Для большинства анализируемых рек северо-западной части Русской равнины наблюдается ярко выраженное увеличение годового стока на 20–50%. Несколько меньше число водосборов, где эти изменения составляют 10–20%. Тенденция к увеличению водности рек региона не вызывает сомнений, что подтверждается статистической достоверностью роста математического ожидания. Эта оценка в ~1.5–2 раза выше, чем приведенная в [44].

В Центральном регионе России изменения годового стока рек имеют разную интенсивность. Так, в верхнем течении Оки и Москвы-реки они не имеют статистической значимости и укладываются в диапазон ±10%. С продвижением на В и СВ тенденция увеличения годового стока становится более заметной. Аналогичное распределение получено и в [44]. В среднем и нижнем течении Оки и ее притоков – Мокши, Цны, бассейне Суры – изменения >10%, доходят до 20–50% и порой >50%, что в 2 раза превышает предшествующие оценки [12, 22, 24, 44, 54]. Предположительно, это связано с усилением тенденции роста годового стока.

Но наиболее выраженный рост водности наблюдается в Заволжье. Если верхнее течение Камы по характеру тенденций тяготеет к бассейну Печоры и северо-восточных территорий ЕЧР, то в среднем и нижнем течении Камы, а также на левобережных притоках Волги – Костроме, Унже, Ветлуге – рост средних годовых расходов воды интенсивнее всего: 20–50% и более. Этот регион совпадает с восточным макросклоном Русской равнины, и именно здесь сосредоточено основное количество постов со статистически достоверными положительными трендами годового стока. Аналогичные результаты получены и в предшествующих работах [22, 24, 44, 54].

Противоположные результаты получены для бассейна Дона (за исключением верховьев, водосборов Хопра и Медведицы). Это единственный крупный регион на Русской равнине, где в последние десятилетия выражена статистически достоверная, преобладающая тенденция снижения водности, это подтверждают результаты предшествующих исследований [12, 22, 24, 29, 44, 54]. В верхнем течении Дона она укладывается в диапазон ±10% и не имеет статистической значимости, как и показано ранее в [29, 67, 68], но с продвижением на ЮВ увеличивается. Снижение годового стока в замыкающем створе (ст. Раздорская) составляет ~25% по отношению к предшествующему 15–20-летнему периоду. В то же время в бассейне Хопра и Медведицы наблюдается рост водности на 10–20%, что не соответствует ранее полученным результатам [29, 31].

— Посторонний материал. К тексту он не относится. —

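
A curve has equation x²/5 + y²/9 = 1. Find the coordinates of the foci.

Center (0, 0). The larger denominator 9 sits under the y-term, so the major axis is vertical; a² = 9, b² = 5.
c² = a² - b² = 9 - 5 = 4, so c = 2.
Foci lie on the vertical axis through the center: (h, k ± c).

(0, -2) and (0, 2)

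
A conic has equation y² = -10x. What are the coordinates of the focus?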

Для еще одного засушливого региона – бассейна Урала и притоков Нижней Волги – как и для бассейна Камы, ярко выражена тенденция увеличения средних годовых расходов воды на 20–50% и более. Годовой сток Урала и его притоков за период инструментальных измерений претерпел существенные климатически обусловленные и антропогенные изменения, в которых прослеживается ряд важных особенностей и закономерностей [37]. В 1930-х и особенно в конце 1950-х гг., со второй половины 1970-х по 1980-e гг. наблюдалась заметная смена параметров и характера многолетних колебаний годового стока.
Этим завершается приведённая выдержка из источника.